Tuesday, April 11, 2006

The 1.0 Problem

Library 1.0 & Librarian 1.0: are these terms positive, negative, or a combination of both?

Some of the discussions on Library 2.0 mention Library 1.0 & Librarian 1.0 and I thought about definitions for these terms, since so many Library 2.0-related terms are blurry and need defining. I think a distinction needs to be made between four terms in particular: Library 1.0, Library 2.0, Librarian 1.0, and Librarian 2.0.
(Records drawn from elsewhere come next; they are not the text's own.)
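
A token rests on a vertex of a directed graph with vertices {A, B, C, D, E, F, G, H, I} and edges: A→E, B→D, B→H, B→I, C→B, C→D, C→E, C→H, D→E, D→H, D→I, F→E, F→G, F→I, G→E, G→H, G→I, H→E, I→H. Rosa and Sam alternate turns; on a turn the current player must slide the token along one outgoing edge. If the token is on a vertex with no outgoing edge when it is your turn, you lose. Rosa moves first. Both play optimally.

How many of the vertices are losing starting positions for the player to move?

2

Build the W/L table. Terminal = L. A non-terminal position is W if it has a move to some L; otherwise it is L.
Every edge goes from a vertex to one that appears earlier in the order E, H, I, D, B, A, G, F, C, so processing vertices in that order labels each vertex after all of its successors.
E: no outgoing edge → L
H: reaches L-position E → W
I: only reaches H(W), which is W → L
D: reaches L-position I → W
B: reaches L-position I → W
A: reaches L-position E → W
G: reaches L-position I → W
F: reaches L-position I → W
C: reaches L-position E → W
The L vertices are E, I; that is 2 in all.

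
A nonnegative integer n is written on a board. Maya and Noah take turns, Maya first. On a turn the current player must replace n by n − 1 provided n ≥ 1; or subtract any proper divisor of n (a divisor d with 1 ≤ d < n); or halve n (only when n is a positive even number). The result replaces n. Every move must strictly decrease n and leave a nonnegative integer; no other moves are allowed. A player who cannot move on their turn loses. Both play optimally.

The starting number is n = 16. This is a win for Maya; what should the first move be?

Work bottom-up. With no move the player to move loses. Otherwise the position is W if at least one move leads to an L position for the opponent, and L if every move leads to a W.
n=0: no move → L
n=1: can move to 0, which is L ⇒ W
n=2: the only move is to 1(W), a W ⇒ L
n=3: can move to 2, which is L ⇒ W
n=4: can move to 2, which is L ⇒ W
n=5: the only move is to 4(W), a W ⇒ L
n=6: can move to 5, which is L ⇒ W
n=7: the only move is to 6(W), a W ⇒ L
n=8: can move to 7, which is L ⇒ W
n=9: moves to 6(W), 8(W); every one is W ⇒ L
n=10: can move to 5, which is L ⇒ W
n=11: the only move is to 10(W), a W ⇒ L
n=12: can move to 9, which is L ⇒ W
n=13: the only move is to 12(W), a W ⇒ L
n=14: can move to 7, which is L ⇒ W
n=15: moves to 10(W), 12(W), 14(W); every one is W ⇒ L
n=16: can move to 15, which is L ⇒ W
From 16, the L positions reachable in one move are: 15.

Move to 15.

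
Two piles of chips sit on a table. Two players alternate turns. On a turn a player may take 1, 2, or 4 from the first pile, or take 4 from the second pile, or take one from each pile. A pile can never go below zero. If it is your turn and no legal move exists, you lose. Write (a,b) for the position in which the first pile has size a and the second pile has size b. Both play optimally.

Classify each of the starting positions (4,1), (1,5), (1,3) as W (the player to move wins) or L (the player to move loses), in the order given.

(4,1): W, (1,5): L, (1,3): W

Compute win/loss labels from the base case upward. A position with no move is L. Any other position is W if it can reach an L in one move, else L.
No move ever increases a pile, so every position that can arise here has a ≤ 4 and b ≤ 5; it is enough to label the cells with 0 ≤ a ≤ 4 and 0 ≤ b ≤ 5.
Every move lowers a or b (never raises either), so fill the grid row by row in increasing a, and left to right within a row: each cell's successors are then already labelled.
      b=0  b=1  b=2  b=3  b=4  b=5
a=0:    L    L    L    L    W    W
a=1:    W    W    W    W    W    L
a=2:    W    W    W    W    L    W
a=3:    L    L    L    L    W    W
a=4:    W    W    W    W    W    L
Cells with no legal move (terminal, hence L): (0,0), (0,1), (0,2), (0,3).
The remaining L cells, each justified by listing all of its moves:
(1,5): moves to (0,5)(W), (1,1)(W), (0,4)(W); every one is W ⇒ L
(2,4): moves to (1,4)(W), (0,4)(W), (2,0)(W), (1,3)(W); every one is W ⇒ L
(3,0): moves to (2,0)(W), (1,0)(W); every one is W ⇒ L
(3,1): moves to (2,1)(W), (1,1)(W), (2,0)(W); every one is W ⇒ L
(3,2): moves to (2,2)(W), (1,2)(W), (2,1)(W); every one is W ⇒ L
(3,3): moves to (2,3)(W), (1,3)(W), (2,2)(W); every one is W ⇒ L
(4,5): moves to (3,5)(W), (2,5)(W), (0,5)(W), (4,1)(W), (3,4)(W); every one is W ⇒ L
Every other cell has at least one move into one of the L cells above, so it is W.
(4,1): the move to (3,1) reaches an L cell, so W
(1,5): one of the L cells justified above, so L
(1,3): the move to (0,3) reaches an L cell, so W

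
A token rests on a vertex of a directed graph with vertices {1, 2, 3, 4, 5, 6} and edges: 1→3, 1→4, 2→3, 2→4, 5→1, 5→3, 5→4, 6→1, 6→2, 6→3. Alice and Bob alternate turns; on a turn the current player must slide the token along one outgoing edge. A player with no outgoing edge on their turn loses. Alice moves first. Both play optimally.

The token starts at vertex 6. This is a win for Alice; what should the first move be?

Build the W/L table. Terminal = L. A non-terminal position is W if it has a move to some L; otherwise it is L.
Every edge goes from a vertex to one that appears earlier in the order 3, 4, 1, 5, 2, 6, so processing vertices in that order labels each vertex after all of its successors.
3: no outgoing edge → L
4: no outgoing edge → L
1: reaches L-position 4 → W
5: reaches L-position 4 → W
2: reaches L-position 4 → W
6: reaches L-position 3 → W
From 6, the L positions reachable in one move are: 3.

Move to 3.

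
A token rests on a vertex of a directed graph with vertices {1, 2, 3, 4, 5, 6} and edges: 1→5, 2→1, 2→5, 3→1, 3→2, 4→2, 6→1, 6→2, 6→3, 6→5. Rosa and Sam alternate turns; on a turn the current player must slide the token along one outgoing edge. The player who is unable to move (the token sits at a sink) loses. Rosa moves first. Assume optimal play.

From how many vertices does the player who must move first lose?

3

Classify positions by backward induction: terminal positions (no move available) are L. From any other position, the mover wins iff some move reaches an L.
Every edge goes from a vertex to one that appears earlier in the order 5, 1, 2, 3, 6, 4, so processing vertices in that order labels each vertex after all of its successors.
5: no outgoing edge → L
1: reaches L-position 5 → W
2: reaches L-position 5 → W
3: only reaches 2(W), 1(W), all W → L
6: reaches L-position 3 → W
4: only reaches 2(W), which is W → L
The L vertices are 3, 4, 5; that is 3 in all.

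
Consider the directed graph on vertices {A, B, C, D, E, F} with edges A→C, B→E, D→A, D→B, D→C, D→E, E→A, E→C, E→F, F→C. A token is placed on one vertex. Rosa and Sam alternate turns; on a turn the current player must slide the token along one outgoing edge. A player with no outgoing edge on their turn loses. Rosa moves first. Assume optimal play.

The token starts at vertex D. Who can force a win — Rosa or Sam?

Rosa wins.

Label each position W (a win for the player to move) or L (a loss). A position with no legal move is L; any other position is W exactly when some move reaches an L, and L when every move reaches a W.
Every edge goes from a vertex to one that appears earlier in the order C, A, F, E, B, D, so processing vertices in that order labels each vertex after all of its successors.
C: no outgoing edge → L
A: W (go to C, an L position)
F: W (go to C, an L position)
E: W (go to C, an L position)
B: L (sole option E(W) is W)
D: W (go to B, an L position)
The starting position D is W: Rosa should move to B, handing over an L position.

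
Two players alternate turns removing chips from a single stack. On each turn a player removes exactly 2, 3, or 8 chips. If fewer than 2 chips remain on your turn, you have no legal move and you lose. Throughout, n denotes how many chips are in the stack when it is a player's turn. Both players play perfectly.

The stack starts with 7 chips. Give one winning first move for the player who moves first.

Remove 2, leaving 5.

Positions with no move are L. A position that does have a move is losing for the player to move precisely when every available move leads to a winning position for the opponent. Fill in the labels:
n=0: no move → L
n=1: no move → L
n=2: reaches L-position 0 → W
n=3: reaches L-position 1 → W
n=4: reaches L-position 1 → W
n=5: only reaches 3(W), 2(W), all W → L
n=6: only reaches 4(W), 3(W), all W → L
n=7: reaches L-position 5 → W
From 7, the L positions reachable in one move are: 5.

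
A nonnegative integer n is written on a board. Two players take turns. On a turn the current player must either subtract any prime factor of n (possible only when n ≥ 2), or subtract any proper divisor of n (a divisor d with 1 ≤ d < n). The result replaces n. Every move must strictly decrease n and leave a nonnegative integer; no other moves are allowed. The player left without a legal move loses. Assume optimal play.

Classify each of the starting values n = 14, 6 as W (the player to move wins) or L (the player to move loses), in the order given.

14: L, 6: W

Classify positions by backward induction: terminal positions (no move available) are L. From any other position, the mover wins iff some move reaches an L.
n=0: no move → L
n=1: no move → L
n=2: reaches L-position 0 → W
n=3: reaches L-position 0 → W
n=4: only reaches 2(W), 3(W), all W → L
n=5: reaches L-position 0 → W
n=6: reaches L-position 4 → W
n=7: reaches L-position 0 → W
n=8: reaches L-position 4 → W
n=9: only reaches 6(W), 8(W), all W → L
n=10: reaches L-position 9 → W
n=11: reaches L-position 0 → W
n=12: reaches L-position 9 → W
n=13: reaches L-position 0 → W
n=14: only reaches 7(W), 12(W), 13(W), all W → L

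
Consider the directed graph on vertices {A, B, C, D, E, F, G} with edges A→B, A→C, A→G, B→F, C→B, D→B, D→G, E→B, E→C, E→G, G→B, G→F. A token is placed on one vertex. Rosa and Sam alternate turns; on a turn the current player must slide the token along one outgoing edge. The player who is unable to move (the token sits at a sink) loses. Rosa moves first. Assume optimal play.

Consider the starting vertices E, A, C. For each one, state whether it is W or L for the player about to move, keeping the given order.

E: W, A: W, C: L

Positions with no move are L. A position that does have a move is losing for the player to move precisely when every available move leads to a winning position for the opponent. Fill in the labels:
Every edge goes from a vertex to one that appears earlier in the order F, B, G, C, E, D, A, so processing vertices in that order labels each vertex after all of its successors.
F: no outgoing edge → L
B: reaches L-position F → W
G: reaches L-position F → W
C: only reaches B(W), which is W → L
E: reaches L-position C → W
D: only reaches G(W), B(W), all W → L
A: reaches L-position C → W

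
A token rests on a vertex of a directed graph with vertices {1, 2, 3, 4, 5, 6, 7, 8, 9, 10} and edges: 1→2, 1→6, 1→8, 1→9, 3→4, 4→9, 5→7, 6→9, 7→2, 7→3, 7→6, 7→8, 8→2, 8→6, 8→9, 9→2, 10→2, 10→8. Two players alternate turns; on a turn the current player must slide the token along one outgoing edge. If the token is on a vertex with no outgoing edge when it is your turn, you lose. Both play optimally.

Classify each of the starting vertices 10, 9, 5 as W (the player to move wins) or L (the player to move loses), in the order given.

Label each position W (a win for the player to move) or L (a loss). A position with no legal move is L; any other position is W exactly when some move reaches an L, and L when every move reaches a W.
Every edge goes from a vertex to one that appears earlier in the order 2, 9, 4, 6, 8, 3, 7, 5, 10, 1, so processing vertices in that order labels each vertex after all of its successors.
2: no outgoing edge → L
9: →2(L), so W
4: →9(W) only, which is W, so L
6: →9(W) only, which is W, so L
8: →6(L), so W
3: →4(L), so W
7: →6(L), so W
5: →7(W) only, which is W, so L
10: →2(L), so W
1: →6(L), so W

10: W, 9: W, 5: L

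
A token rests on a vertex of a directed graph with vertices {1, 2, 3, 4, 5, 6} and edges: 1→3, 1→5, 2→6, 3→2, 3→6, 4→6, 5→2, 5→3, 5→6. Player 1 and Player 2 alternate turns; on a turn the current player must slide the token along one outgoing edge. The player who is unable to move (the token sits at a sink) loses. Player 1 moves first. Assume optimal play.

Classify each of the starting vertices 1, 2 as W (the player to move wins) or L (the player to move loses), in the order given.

Positions with no move are L. A position that does have a move is losing for the player to move precisely when every available move leads to a winning position for the opponent. Fill in the labels:
Every edge goes from a vertex to one that appears earlier in the order 6, 2, 3, 5, 1, 4, so processing vertices in that order labels each vertex after all of its successors.
6: no outgoing edge → L
2: reaches L-position 6 → W
3: reaches L-position 6 → W
5: reaches L-position 6 → W
1: only reaches 5(W), 3(W), all W → L
4: reaches L-position 6 → W

1: L, 2: W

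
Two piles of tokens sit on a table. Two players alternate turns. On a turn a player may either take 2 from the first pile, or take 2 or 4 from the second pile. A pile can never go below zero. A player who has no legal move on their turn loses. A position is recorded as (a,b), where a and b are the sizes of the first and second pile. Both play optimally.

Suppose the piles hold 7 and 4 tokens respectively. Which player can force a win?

The first player wins.

Positions with no move are L. A position that does have a move is losing for the player to move precisely when every available move leads to a winning position for the opponent. Fill in the labels:
No move ever increases a pile, so every position that can arise here has a ≤ 7 and b ≤ 4; it is enough to label the cells with 0 ≤ a ≤ 7 and 0 ≤ b ≤ 4.
Every move lowers a or b (never raises either), so fill the grid row by row in increasing a, and left to right within a row: each cell's successors are then already labelled.
      b=0  b=1  b=2  b=3  b=4
a=0:    L    L    W    W    W
a=1:    L    L    W    W    W
a=2:    W    W    L    L    W
a=3:    W    W    L    L    W
a=4:    L    L    W    W    W
a=5:    L    L    W    W    W
a=6:    W    W    L    L    W
a=7:    W    W    L    L    W
Cells with no legal move (terminal, hence L): (0,0), (0,1), (1,0), (1,1).
The remaining L cells, each justified by listing all of its moves:
(2,2): only reaches (0,2)(W), (2,0)(W), all W → L
(2,3): only reaches (0,3)(W), (2,1)(W), all W → L
(3,2): only reaches (1,2)(W), (3,0)(W), all W → L
(3,3): only reaches (1,3)(W), (3,1)(W), all W → L
(4,0): only reaches (2,0)(W), which is W → L
(4,1): only reaches (2,1)(W), which is W → L
(5,0): only reaches (3,0)(W), which is W → L
(5,1): only reaches (3,1)(W), which is W → L
(6,2): only reaches (4,2)(W), (6,0)(W), all W → L
(6,3): only reaches (4,3)(W), (6,1)(W), all W → L
(7,2): only reaches (5,2)(W), (7,0)(W), all W → L
(7,3): only reaches (5,3)(W), (7,1)(W), all W → L
Every other cell has at least one move into one of the L cells above, so it is W.
The starting position (7,4) is W: the player to move should move to (7,2), handing over an L position.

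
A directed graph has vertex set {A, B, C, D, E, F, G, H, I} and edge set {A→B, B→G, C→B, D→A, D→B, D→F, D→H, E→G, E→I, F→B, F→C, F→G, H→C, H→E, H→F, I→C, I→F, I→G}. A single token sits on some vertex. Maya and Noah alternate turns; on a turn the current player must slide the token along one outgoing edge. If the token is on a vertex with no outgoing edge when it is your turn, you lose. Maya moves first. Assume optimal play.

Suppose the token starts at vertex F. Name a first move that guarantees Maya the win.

Move to C.

Use the standard recursion: the mover loses at a terminal position; elsewhere, the mover wins exactly when some move hands the opponent an L position.
Every edge goes from a vertex to one that appears earlier in the order G, B, C, F, A, I, E, H, D, so processing vertices in that order labels each vertex after all of its successors.
G: no outgoing edge → L
B: W (go to G, an L position)
C: L (sole option B(W) is W)
F: W (go to C, an L position)
A: L (sole option B(W) is W)
I: W (go to C, an L position)
E: W (go to G, an L position)
H: W (go to C, an L position)
D: W (go to A, an L position)
From F, the L positions reachable in one move are: C, G. Any move reaching one of these is winning.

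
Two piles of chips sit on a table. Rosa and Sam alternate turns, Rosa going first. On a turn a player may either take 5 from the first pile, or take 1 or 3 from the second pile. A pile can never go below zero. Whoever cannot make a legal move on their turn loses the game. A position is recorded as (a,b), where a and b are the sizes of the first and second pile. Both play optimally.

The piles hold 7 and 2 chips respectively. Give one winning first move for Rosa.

Move to (2,2).

Build the W/L table. Terminal = L. A non-terminal position is W if it has a move to some L; otherwise it is L.
No move ever increases a pile, so every position that can arise here has a ≤ 7 and b ≤ 2; it is enough to label the cells with 0 ≤ a ≤ 7 and 0 ≤ b ≤ 2.
Every move lowers a or b (never raises either), so fill the grid row by row in increasing a, and left to right within a row: each cell's successors are then already labelled.
      b=0  b=1  b=2
a=0:    L    W    L
a=1:    L    W    L
a=2:    L    W    L
a=3:    L    W    L
a=4:    L    W    L
a=5:    W    L    W
a=6:    W    L    W
a=7:    W    L    W
Cells with no legal move (terminal, hence L): (0,0), (1,0), (2,0), (3,0), (4,0).
The remaining L cells, each justified by listing all of its moves:
(0,2): →(0,1)(W) only, which is W, so L
(1,2): →(1,1)(W) only, which is W, so L
(2,2): →(2,1)(W) only, which is W, so L
(3,2): →(3,1)(W) only, which is W, so L
(4,2): →(4,1)(W) only, which is W, so L
(5,1): →(0,1)(W), (5,0)(W) — all W, so L
(6,1): →(1,1)(W), (6,0)(W) — all W, so L
(7,1): →(2,1)(W), (7,0)(W) — all W, so L
Every other cell has at least one move into one of the L cells above, so it is W.
From (7,2), the L positions reachable in one move are: (2,2), (7,1). Any move reaching one of these is winning.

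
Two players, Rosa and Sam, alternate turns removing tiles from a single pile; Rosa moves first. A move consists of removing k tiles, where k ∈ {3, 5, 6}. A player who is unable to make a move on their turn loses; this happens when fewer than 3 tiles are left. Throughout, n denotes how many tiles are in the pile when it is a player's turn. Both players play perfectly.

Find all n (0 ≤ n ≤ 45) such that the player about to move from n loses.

0, 1, 2, 9, 10, 11, 18, 19, 20, 27, 28, 29, 36, 37, 38, 45

Label each position W (a win for the player to move) or L (a loss). A position with no legal move is L; any other position is W exactly when some move reaches an L, and L when every move reaches a W.
n=0: no move → L
n=1: no move → L
n=2: no move → L
n=3: can move to 0, which is L ⇒ W
n=4: can move to 1, which is L ⇒ W
n=5: can move to 2, which is L ⇒ W
n=6: can move to 1, which is L ⇒ W
n=7: can move to 2, which is L ⇒ W
n=8: can move to 2, which is L ⇒ W
n=9: moves to 6(W), 4(W), 3(W); every one is W ⇒ L
n=10: moves to 7(W), 5(W), 4(W); every one is W ⇒ L
n=11: moves to 8(W), 6(W), 5(W); every one is W ⇒ L
n=12: can move to 9, which is L ⇒ W
n=13: can move to 10, which is L ⇒ W
n=14: can move to 11, which is L ⇒ W
n=15: can move to 10, which is L ⇒ W
n=16: can move to 11, which is L ⇒ W
n=17: can move to 11, which is L ⇒ W
n=18: moves to 15(W), 13(W), 12(W); every one is W ⇒ L
n=19: moves to 16(W), 14(W), 13(W); every one is W ⇒ L
n=20: moves to 17(W), 15(W), 14(W); every one is W ⇒ L
n=21: can move to 18, which is L ⇒ W
n=22: can move to 19, which is L ⇒ W
n=23: can move to 20, which is L ⇒ W
n=24: can move to 19, which is L ⇒ W
n=25: can move to 20, which is L ⇒ W
n=26: can move to 20, which is L ⇒ W
n=27: moves to 24(W), 22(W), 21(W); every one is W ⇒ L
n=28: moves to 25(W), 23(W), 22(W); every one is W ⇒ L
n=29: moves to 26(W), 24(W), 23(W); every one is W ⇒ L
n=30: can move to 27, which is L ⇒ W
n=31: can move to 28, which is L ⇒ W
n=32: can move to 29, which is L ⇒ W
n=33: can move to 28, which is L ⇒ W
n=34: can move to 29, which is L ⇒ W
n=35: can move to 29, which is L ⇒ W
n=36: moves to 33(W), 31(W), 30(W); every one is W ⇒ L
n=37: moves to 34(W), 32(W), 31(W); every one is W ⇒ L
n=38: moves to 35(W), 33(W), 32(W); every one is W ⇒ L
n=39: can move to 36, which is L ⇒ W
n=40: can move to 37, which is L ⇒ W
n=41: can move to 38, which is L ⇒ W
n=42: can move to 37, which is L ⇒ W
n=43: can move to 38, which is L ⇒ W
n=44: can move to 38, which is L ⇒ W
n=45: moves to 42(W), 40(W), 39(W); every one is W ⇒ L
The losing starting values of n are exactly the entries labelled L in this table (16 of them).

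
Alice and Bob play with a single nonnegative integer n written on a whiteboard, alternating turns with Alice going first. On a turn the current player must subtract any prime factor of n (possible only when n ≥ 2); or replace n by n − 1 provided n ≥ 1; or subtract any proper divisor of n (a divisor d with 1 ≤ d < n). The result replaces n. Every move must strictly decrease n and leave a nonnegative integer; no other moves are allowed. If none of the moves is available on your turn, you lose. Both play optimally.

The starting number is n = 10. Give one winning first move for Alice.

Move to 9.

Compute win/loss labels from the base case upward. A position with no move is L. Any other position is W if it can reach an L in one move, else L.
n=0: no move → L
n=1: can move to 0, which is L ⇒ W
n=2: can move to 0, which is L ⇒ W
n=3: can move to 0, which is L ⇒ W
n=4: moves to 2(W), 3(W); every one is W ⇒ L
n=5: can move to 0, which is L ⇒ W
n=6: can move to 4, which is L ⇒ W
n=7: can move to 0, which is L ⇒ W
n=8: can move to 4, which is L ⇒ W
n=9: moves to 6(W), 8(W); every one is W ⇒ L
n=10: can move to 9, which is L ⇒ W
From 10, the L positions reachable in one move are: 9.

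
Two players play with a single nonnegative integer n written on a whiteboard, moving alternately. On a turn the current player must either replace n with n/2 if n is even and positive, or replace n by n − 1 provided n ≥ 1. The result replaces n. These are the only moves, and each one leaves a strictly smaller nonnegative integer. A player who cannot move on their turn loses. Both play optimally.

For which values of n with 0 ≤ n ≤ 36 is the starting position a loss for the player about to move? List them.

Classify positions by backward induction: terminal positions (no move available) are L. From any other position, the mover wins iff some move reaches an L.
n=0: no move → L
n=1: →0(L), so W
n=2: →1(W) only, which is W, so L
n=3: →2(L), so W
n=4: →2(L), so W
n=5: →4(W) only, which is W, so L
n=6: →5(L), so W
n=7: →6(W) only, which is W, so L
n=8: →7(L), so W
n=9: →8(W) only, which is W, so L
n=10: →5(L), so W
n=11: →10(W) only, which is W, so L
n=12: →11(L), so W
n=13: →12(W) only, which is W, so L
n=14: →7(L), so W
n=15: →14(W) only, which is W, so L
n=16: →15(L), so W
n=17: →16(W) only, which is W, so L
n=18: →9(L), so W
n=19: →18(W) only, which is W, so L
n=20: →19(L), so W
n=21: →20(W) only, which is W, so L
n=22: →11(L), so W
n=23: →22(W) only, which is W, so L
n=24: →23(L), so W
n=25: →24(W) only, which is W, so L
n=26: →13(L), so W
n=27: →26(W) only, which is W, so L
n=28: →27(L), so W
n=29: →28(W) only, which is W, so L
n=30: →15(L), so W
n=31: →30(W) only, which is W, so L
n=32: →31(L), so W
n=33: →32(W) only, which is W, so L
n=34: →17(L), so W
n=35: →34(W) only, which is W, so L
n=36: →35(L), so W
Reading off the rows marked L gives the requested list; there are 18 such values of n.

0, 2, 5, 7, 9, 11, 13, 15, 17, 19, 21, 23, 25, 27, 29, 31, 33, 35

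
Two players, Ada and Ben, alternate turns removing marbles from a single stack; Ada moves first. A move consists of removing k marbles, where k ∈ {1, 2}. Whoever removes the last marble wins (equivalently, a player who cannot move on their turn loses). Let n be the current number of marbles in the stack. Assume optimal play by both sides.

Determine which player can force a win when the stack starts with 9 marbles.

Ben wins.

Work bottom-up. With no move the player to move loses. Otherwise the position is W if at least one move leads to an L position for the opponent, and L if every move leads to a W.
n=0: no move → L
n=1: reaches L-position 0 → W
n=2: reaches L-position 0 → W
n=3: only reaches 2(W), 1(W), all W → L
n=4: reaches L-position 3 → W
n=5: reaches L-position 3 → W
n=6: only reaches 5(W), 4(W), all W → L
n=7: reaches L-position 6 → W
n=8: reaches L-position 6 → W
n=9: only reaches 8(W), 7(W), all W → L
Every move from 9 reaches a W position, so the mover loses.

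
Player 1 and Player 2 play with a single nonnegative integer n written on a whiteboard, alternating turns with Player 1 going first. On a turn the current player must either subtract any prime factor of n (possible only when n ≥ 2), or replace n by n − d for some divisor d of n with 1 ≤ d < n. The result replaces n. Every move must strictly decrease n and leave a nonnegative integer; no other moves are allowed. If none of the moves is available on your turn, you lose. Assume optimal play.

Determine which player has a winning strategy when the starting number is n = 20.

Work bottom-up. With no move the player to move loses. Otherwise the position is W if at least one move leads to an L position for the opponent, and L if every move leads to a W.
n=0: no move → L
n=1: no move → L
n=2: W (go to 0, an L position)
n=3: W (go to 0, an L position)
n=4: L (options 2(W), 3(W) are all W)
n=5: W (go to 0, an L position)
n=6: W (go to 4, an L position)
n=7: W (go to 0, an L position)
n=8: W (go to 4, an L position)
n=9: L (options 6(W), 8(W) are all W)
n=10: W (go to 9, an L position)
n=11: W (go to 0, an L position)
n=12: W (go to 9, an L position)
n=13: W (go to 0, an L position)
n=14: L (options 7(W), 12(W), 13(W) are all W)
n=15: W (go to 14, an L position)
n=16: W (go to 14, an L position)
n=17: W (go to 0, an L position)
n=18: W (go to 9, an L position)
n=19: W (go to 0, an L position)
n=20: L (options 10(W), 15(W), 16(W), 18(W), 19(W) are all W)
The starting position 20 is L: whatever Player 1 does, the opponent receives a W position.

Player 2 wins.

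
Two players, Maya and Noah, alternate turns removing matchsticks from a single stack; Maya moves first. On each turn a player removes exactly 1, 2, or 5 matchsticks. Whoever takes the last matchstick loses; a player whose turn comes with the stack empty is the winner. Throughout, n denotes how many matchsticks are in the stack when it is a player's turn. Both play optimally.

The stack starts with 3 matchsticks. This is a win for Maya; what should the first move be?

Remove 2, leaving 1.

Positions with no move are W. A position that does have a move is losing for the player to move precisely when every available move leads to a winning position for the opponent. Fill in the labels:
n=0: no move; the opponent has just taken the last matchstick and therefore loses → W
n=1: L (sole option 0(W) is W)
n=2: W (go to 1, an L position)
n=3: W (go to 1, an L position)
From 3, the L positions reachable in one move are: 1.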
Librarian 1.0 I think is currently used as a derogatory slang term for a particular type of librarian. At first I thought it could be defined as simply "any lousy librarian," but I now think it has specific negative traits that define a specific kind of (bad) librarian.
Traits of Librarian 1.0:

1. Fear and/or indifference toward technology; well behind the tech curve
2. Not user-friendly
3. Reluctant to change; a roadblock to new initiatives
4. Poor interpersonal communication skills
5. Withdrawn from the library community
6. Oblivious to current trends in libraries

There is no specific time-frame for the existence of a Librarian 1.0. No doubt such people have always been around. A Librarian 1.0 is characterized by a state of mind that is incompatible with quality librarianship. My speculation is that many Librarian 1.0 types are "reluctant librarians," (different from "accidental librarians") meaning that they originally desired some other career path, failed, and migrated to library work because of the relative ease of entry vis-a-vis other professions, and--here's the kicker--still have not psychologically embraced librarianship and never will.

I sense an undercurrent of anger and dissatisfaction with Librarian 1.0 types on the blogs of L2 people. This is mostly deserved, as I don't question that there are librarians in most libraries who share many of the same negative traits and who act as roadblocks to the librarians who want to try new things and effect positive change for users. In the future we may see a more clear demarcation between types of librarians and more obvious divisions between camps.

An alternate definition, which I don't see much, is a more positive one in which this type of librarian existed in a specific time period prior to the mass introduction of personal computers into libraries and homes, but also a person who provided quality service, etc. But I don't see this reading often and the negative definition seems just about universal.

Defining Library 1.0

Library 1.0 is a term I find more difficult to pin down, because I suspect there are two competing camps with two ways of looking at it: one positive and one negative. Library 1.0, I take it, is considered a derogatory term by many in the L2 vanguard and is somewhat similar to my reading of Librarian 1.0; in other words, a library that is dominated by the outdated policies and practices of Librarian 1.0s.

But I see a much more positive side to this term, as part of it includes traditional library services--the library as it was before the personal computer became an integral part of it, with an overwhelming emphasis on print resources, but still including quality customer service, changing practices when needed, a steady progression in the improvement of library services, and so on. I don't see anything bad about that. I see Library 1.0 as containing the building blocks of Library 2.0 and as something that should be embraced by the Library 2.0 community. A Librarian 1.0 is bad; a Library 1.0 isn't.

I think the L2 leaders see Library 1.0 and Library 2.0 (and Librarian 1.0 & Librarian 2.0) as essentially opposites, while others see Library 2.0 as a progression from Library 1.0 with no significant internal conflict between the two. The question would then be where does Library 1.0 end and where does 2.0 begin. I think in any case Library 2.0 began long before the term was coined and before anyone mentioned it publicly. The entity existed, but hadn't yet been recognized.

Librarian 2.0

A Librarian 2.0 is the flip side of Librarian 1.0. It is someone who:

1. Seeks out new technology of possible interest to his patrons & library
2. Is engaged in the library profession
3. User-focused
4. Eager to change outdated practices & procedures
5. Seeks greater efficiency

Like Librarian 1.0, this definition could apply to a librarian who exists or existed at any time in history. A Librarian 2.0 is considered a good librarian; a Librarian 1.0 is a bad one.

But there are two ways of looking at these terms and a possible negative definition of Librarian 2.0 that could develop is a librarian who wants change for change's sake, hypes things beyond what they are, a critic of traditional library service, etc.

As others have pointed out, it's tough to agree on definitions of 2.0 terms without knowing what the 1.0 words mean. Defining Library 2.0 in any meaningful way is fraught with problems, but that's for another post.